By nature I am a nostalgic person. I save everything. Tonight I was trying to downsize my “keepsakes” box and as usual, I found myself caught up in the memories of each item. I read notes I have saved all the way back to childhood.
I have a separate box for letters and things from my husband and kids, but the box I sorted tonight contained everything from my baptism candle (I was baptised as a baby.) to the program from my 4th grade musical to the booklet from my best friend’s mom’s funeral when I was only 13.
One of the best notes I found, however, was simply signed, “ME.” I do not know who “ME” is exactly but I have my assumptions. After typing the letter out here, I am sure my husband is going to claim it is him. I know it is not. I will not say who I think wrote this, in case I am wrong… but one thing is for sure, whoever wrote this knew the way to a woman’s heart. It says:
I wish someday, even if we hardly speak anymore, I could capture you for a while. I would take you to Greece, Rome, Tahiti, Paris, all the beautiful places in this world. Of course, I can’t forget the mountains. After that trip was through, I don’t believe that all of these places put together even compares to what a wonderfully, beautiful person you are! I MEAN THAT!!
Please take care of yourself while climbing those mountains. I am positive I won’t go an hour a day without thinking of you. I MEAN THAT!!!
I love you, Lynn, even if someday it’s for the fact that you’ve been a best friend. I’ll always love you for that. Be safe.
Wow. What can you say to that? Isn’t that what we all want to hear? It has the pursuit – he’s going to capture me. It has the romance – he calls me beautiful. It has the adventure – he’s going to take me places. It has freedom – he says even if we hardly speak anymore, as if he doesn’t know the future. And it has tenderness – we are friends forever. Sad thing is that I don’t know who this friend forever is. Whoever it is, I am pretty sure we’re not friends today. That doesn’t mean that I have forgotten my old boyfriends. In fact, I told my husband one time that I always had nice boyfriends (except for one psycho guy in college). I thought he would appreciate knowing that I had been loved well, and that I had good taste. He didn’t see it that way. He actually told me I had five more minutes to reminisce about old boyfriends and then I needed to be done. I suppose I wouldn’t have been amused at his recollections either.
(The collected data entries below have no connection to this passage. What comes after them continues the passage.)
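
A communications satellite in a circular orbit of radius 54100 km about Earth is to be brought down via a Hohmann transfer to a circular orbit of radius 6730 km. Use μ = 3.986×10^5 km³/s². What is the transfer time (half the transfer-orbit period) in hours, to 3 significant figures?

t = 7.33 hours

The Hohmann ellipse has a_t = (r₁ + r₂)/2 = 30415 km.
By Kepler's third law the transfer-orbit period is T = 2π√(a_t³/μ), so t = T/2 = 26390 s.
Converting: 26390 s ÷ 3600 s/hour = 7.33 hours.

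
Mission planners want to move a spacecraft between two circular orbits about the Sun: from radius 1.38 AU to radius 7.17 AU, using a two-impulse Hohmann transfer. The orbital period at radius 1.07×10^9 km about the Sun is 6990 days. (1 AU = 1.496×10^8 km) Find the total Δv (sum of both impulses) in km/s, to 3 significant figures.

Δv = 12.3 km/s

From Kepler's third law T² = 4π²r³/μ at r = 1.07×10^9 km, T = 6990 days = 6990 × 86400 s = 6.03936×10^8 s: μ = 4π²r³/T² = 1.32596×10^11 km³/s².
In km: r₁ = 1.38 × 1.496×10^8 = 2.06448×10^8 km; r₂ = 7.17 × 1.496×10^8 = 1.072632×10^9 km.
Transfer-ellipse semi-major axis a_t = (r₁ + r₂)/2 = (2.06448×10^8 + 1.072632×10^9)/2 = 6.3954×10^8 km.
At r₁ the circular-orbit speed is v₁ = √(μ/r₁) = 25.343 km/s.
Transfer-orbit speed at r₁ (vis-viva): v_p = √[μ(2/r₁ − 1/a_t)] = 32.821 km/s.
First burn Δv₁ = |v_p − v₁| = 7.478 km/s.
At r₂, v₂ = √(μ/r₂) = 11.118 km/s.
Transfer-orbit speed at r₂: v_a = √[μ(2/r₂ − 1/a_t)] = 6.3170 km/s.
Second burn Δv₂ = |v₂ − v_a| = 4.801 km/s.
Total Δv = Δv₁ + Δv₂ = 12.28 km/s.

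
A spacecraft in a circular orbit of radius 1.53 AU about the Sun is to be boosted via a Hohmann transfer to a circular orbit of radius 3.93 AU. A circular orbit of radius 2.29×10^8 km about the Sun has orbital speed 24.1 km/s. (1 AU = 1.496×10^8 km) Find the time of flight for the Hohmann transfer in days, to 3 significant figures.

From the circular-orbit relation v² = μ/r at r = 2.29×10^8 km: μ = v²r = (24.1)² × 2.29×10^8 = 1.33005×10^11 km³/s².
In km: r₁ = 1.53 × 1.496×10^8 = 2.28888×10^8 km; r₂ = 3.93 × 1.496×10^8 = 5.87928×10^8 km.
Semi-major axis of the transfer orbit: a_t = (2.28888×10^8 + 5.87928×10^8)/2 = 4.08408×10^8 km.
Half the transfer-orbit period gives t = π√(a_t³/μ) = 7.110×10^7 s.
Converting: 7.110×10^7 s ÷ 86400 s/day = 823 days.

t = 823 days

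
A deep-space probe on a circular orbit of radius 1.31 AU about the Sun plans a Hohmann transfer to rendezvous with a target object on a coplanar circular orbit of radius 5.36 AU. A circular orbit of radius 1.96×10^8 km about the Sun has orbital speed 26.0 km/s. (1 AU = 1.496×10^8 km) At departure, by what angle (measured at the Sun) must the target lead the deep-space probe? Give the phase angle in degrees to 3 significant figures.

From the circular-orbit relation v² = μ/r at r = 1.96×10^8 km: μ = v²r = (26.0)² × 1.96×10^8 = 1.32496×10^11 km³/s².
In km: r₁ = 1.31 × 1.496×10^8 = 1.95976×10^8 km; r₂ = 5.36 × 1.496×10^8 = 8.01856×10^8 km.
Semi-major axis of the transfer orbit: a_t = (1.95976×10^8 + 8.01856×10^8)/2 = 4.98916×10^8 km.
The half-period of the transfer ellipse is t = π√(a_t³/μ) = 9.6181×10^7 s.
The target's mean motion on its circular orbit is ω₂ = √(μ/r₂³) = 1.6031×10^-8 rad/s.
Angle swept by the target during transfer: ω₂·t = 1.5419 rad = 88.34°.
The deep-space probe traverses 180° on the transfer ellipse, so the target must lead by 180° − 88.34° = 91.7°.

φ = 91.7°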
Yet tonight I claim the same thing – that I had nice boyfriends. That doesn’t mean I wish for them now, but as I reminisced I was filled with gratefulness for these people who graced my life with tenderness and love and who prepared me for what I wanted out of a relationship with my husband. As one person I know used to say, those were the John the Baptist relationships – preparing the way for what was yet to come. So thank you, “ME.” Thank you for caring so deeply about me and for knowing what a girl longs to hear. I am so blessed to have known love like that in my past and in my present. I am confident I will continue to know it into my future as well.